The Joint Parliamentary Assembly between the EU and African, Caribbean and Pacific states recently signed the revised Cotonou Agreement (PDF), delineating the trade and political relationship between the two parties. Despite the EU’s insistance, ACP states refused to include sexual orientation in the list of grounds on which discrimination should be banned.
Following these negotiations, the ACP group of states adopted a unilateral declaration in September. The declaration calls on the European Union to “refrain from any attempts to impose its values which are not freely shared”, linking homosexuality to incitement to religious hatred.
Download the unilateral declaration (PDF, English and French)
The European Parliament officially received the document late October. In a partial response, it adopted a resolution on the work of the ACP-EU Joint Parliamentary Assembly in 2009. In the resolution drafted by MEP Eva Joly , the European Parliament “reiterates the principle of the universality of human rights and non-discrimination as the basis upon which to enhance legitimate democratic governance and the political dialogue at the Joint Parliamentary Assembly”.
The next ACP-EU Joint Parliamentary Assembly will meet in Kinshasa, DRC, from the 2nd to the 4th December 2010.
So African Caribbean and Pacific states are fighting back it seems given the relaxed nature of the negotiations before during the Cotonou Agreement talks, was this a hint to what was to come on the vote to remove sexual orientation from the list of judicial killings at the recent United Nations meeting where several Caribbean states including Jamaica and Cuba surprisingly voted in favour of it?

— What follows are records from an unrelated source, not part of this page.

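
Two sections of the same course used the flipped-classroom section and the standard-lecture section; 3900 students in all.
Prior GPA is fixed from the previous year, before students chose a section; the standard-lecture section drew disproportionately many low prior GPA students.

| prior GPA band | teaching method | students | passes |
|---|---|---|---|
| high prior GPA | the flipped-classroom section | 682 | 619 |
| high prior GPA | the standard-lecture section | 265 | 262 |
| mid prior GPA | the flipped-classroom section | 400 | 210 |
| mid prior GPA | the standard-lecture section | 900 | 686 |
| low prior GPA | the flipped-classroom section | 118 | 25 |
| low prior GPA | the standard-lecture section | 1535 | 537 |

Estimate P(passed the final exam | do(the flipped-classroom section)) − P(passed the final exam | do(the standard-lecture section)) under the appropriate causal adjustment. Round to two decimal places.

-0.16

the standard-lecture section is higher inside every prior GPA band stratum but the flipped-classroom section is higher in aggregate. Whether to stratify depends on how prior GPA band relates to the teaching method.
Prior GPA band is set before the teaching method has any effect — it is not caused by the teaching method — and it independently drives the outcome. That makes it a confounder, so the causal comparison is within prior GPA band levels.
Adjusting over the population distribution of prior GPA band: 0.243·(0.908−0.989) + 0.333·(0.525−0.762) + 0.424·(0.212−0.350) = -0.157.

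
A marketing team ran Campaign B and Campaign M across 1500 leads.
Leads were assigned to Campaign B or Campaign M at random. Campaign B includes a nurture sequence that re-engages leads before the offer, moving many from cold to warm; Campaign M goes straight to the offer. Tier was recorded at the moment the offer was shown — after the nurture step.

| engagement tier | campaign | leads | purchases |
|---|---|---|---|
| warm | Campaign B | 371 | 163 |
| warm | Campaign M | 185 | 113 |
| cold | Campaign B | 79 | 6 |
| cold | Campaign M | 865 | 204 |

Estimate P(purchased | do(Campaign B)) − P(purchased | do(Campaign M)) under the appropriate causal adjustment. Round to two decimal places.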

There seems to be a collective move behind the political, diplomatic and economic scenes on this vexed issue of orientation conflicted with homosexuality and that foreign states are somehow "imposing" as it were this on so called sovereign nations when these same nations are parties to treatises that include protection of rights for all and respecting the main Universal Declaration of Human Rights.
This bit of news is indeed surprising, this is a section of regional activity on the European and by extension world stage we must watch carefully.